Vers une disparition du support physique ?
Tendances actuelles
Depuis plusieurs années, les ventes numériques ne cessent de gagner du terrain. Selon les derniers rapports de l’Entertainment Software Association (ESA), plus de 80 % des ventes de jeux se font aujourd’hui en dématérialisé, reléguant les supports physiques à un rôle secondaire, souvent purement symbolique. Les consoles elles-mêmes, comme la Xbox Series S ou la PS5 Digital Edition, sont vendues sans lecteur de disque, preuve supplémentaire que le marché pousse clairement vers un avenir sans galettes.
Avantages et inconvénients
D’un point de vue pratique, le numérique permet un accès instantané, sans se déplacer, sans attente de livraison ni manipulation de disque. Mais ces avantages ont un prix: la perte de propriété réelle. Lorsque l’on achète un jeu en ligne, on obtient une licence d’utilisation, souvent soumise à des conditions restrictives. En cas de problème de compte, de changement de politique ou de fermeture de plateforme, le jeu peut devenir inaccessible.
De plus, le support physique offrait un gage de conservation, une certaine autonomie technologique. Aujourd’hui, même les disques ne sont plus que des raccourcis vers des serveurs. Le pire des deux mondes, selon certains observateurs.
L'avenir du jeu vidéo
La disparition progressive du format physique n’est plus une hypothèse, mais une réalité en cours. Pourtant, une frange de joueurs — souvent les plus passionnés, les collectionneurs, les défenseurs du patrimoine vidéoludique — continue de se battre pour conserver un accès tangible et durable à leurs jeux.
Certains studios indépendants ou éditeurs spécialisés (Limited Run Games, Strictly Limited…) militent encore pour le tout-physique, en proposant des versions complètes et autonomes. Mais face aux géants de l’industrie, leur portée reste limitée.
« Le jeu vidéo devient un flux, pas un objet. Et tout flux est éphémère par nature », résume un chroniqueur de Digital Foundry.
En quelques mots
Le cas de DOOM: The Dark Ages met cruellement en lumière une évolution inquiétante de l’industrie du jeu vidéo: le support physique perd sa substance. Ce qui autrefois garantissait l’accès à un jeu, même hors ligne, même dans 20 ans, n’est désormais qu’un prétexte marketing. Avec des disques presque vides et une connexion internet obligatoire, les éditions physiques deviennent de simples passerelles vers des contenus en ligne éphémères.

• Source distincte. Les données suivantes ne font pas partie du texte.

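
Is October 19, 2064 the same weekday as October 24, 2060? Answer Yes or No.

Yes

From Oct 24, 2060 to Oct 19, 2064 is 1456 days.
1456 mod 7 = 0, so they are the same weekday.
(Oct 24, 2060 is a Sunday; Oct 19, 2064 is a Sunday.)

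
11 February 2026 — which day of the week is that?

Wednesday

Doomsday rule: the anchor day for the 2000s is Tuesday. For year 26: 26÷12 = 2 r 2, and 2÷4 = 0, so 2+2+0 = 4.
Tuesday + 4 ≡ Saturday — that's 2026's doomsday.
In February the doomsday date is Feb 28 (2026 is not a leap year).
Feb 11 is 17 days before Feb 28; 17 mod 7 = 3, so Saturday − 3 = Wednesday.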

Cette tendance soulève des problématiques lourdes: préservation du jeu vidéo, propriété des œuvres achetées, dépendance aux infrastructures numériques, et surtout, le devenir des joueurs dans un monde où l’on n’achète plus vraiment, mais où l’on loue temporairement l’accès à un contenu.
À l’heure où les studios misent sur le tout numérique, une prise de conscience semble nécessaire. Car la mémoire du jeu vidéo ne doit pas dépendre du bon vouloir des serveurs ou des politiques de distribution. Il en va de l’histoire, de l’accessibilité et de l’intégrité d’un médium qui a marqué des générations.